Synthetic polymers in enhanced oil recovery – from molecular behaviour to bulk properties
Synthetic polymers such as partially hydrolysed polyacrylamide (HPAM) are the most commonly used polymers for enhanced oil recovery applications. The implementation of polymer EOR methods is challenging, since several inherent and external parameters govern polymer behaviour. Understanding the polymer at a molecular level helps understanding its bulk properties. This literature review focusses on the (non-Newtonian) rheological properties of synthetic polymers as a result of molecular properties and the influence of external parameters. The inherent molecular parameters include molecular weight distribution, charge distribution, monomer composition and monomer types. Environmental parameters, which can influence the rheological behaviour, are temperature, pressure, salinity (mono- and di-valent ions), shear flow, extensional flow, degradation (mechanical/ chemical) and reservoir rock type.
- Provide detailed information on the molecular structure of HPAM (co-polymer and sulfonated ter-polymer).
- Description of the reported non-newtonian bulk behavior of HPAM polymer (co-polymer and sulfonated ter-polymer).
- Description of the reported influence of inherent molecular parameters on the rheological behavior.

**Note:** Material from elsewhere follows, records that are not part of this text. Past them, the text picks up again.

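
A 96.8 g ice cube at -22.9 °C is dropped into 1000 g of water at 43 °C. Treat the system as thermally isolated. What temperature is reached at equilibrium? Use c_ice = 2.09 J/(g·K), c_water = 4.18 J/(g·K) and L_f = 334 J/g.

T_f ≈ 31.1 °C

Let T be the final temperature. ΣQ_i = 0:
ice -22.9→0 °C: 96.8·2.09·22.9 = 4632.9
  latent heat to melt: 96.8·334 = 32331
  warm the meltwater: 404.62 T
  water cools: 1000·4.18·(T − 43) = 4180(T − 43)
4584.6 T = 179740 − 36964 = 142776
T ≈ 31.14 °C (positive, so assuming full melt was valid).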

- Description of the influence of environmental parameters on the rheological behavior
- J. J. Sheng, Modern Enhanced Oil Recovery, 2011, Elsevier
- T. Schröder, Rheologie der Kunststoffe, 2018, Carl Hanser Verlag München
- D. Wever, F. Picchioni, A. Broekhuis, Polymers for enhanced oil recovery: A paradigm for structure-property relationship in aqueous solution, 2011, Progress in Polymer Science
Additional relevant literature sources are to be included by the student.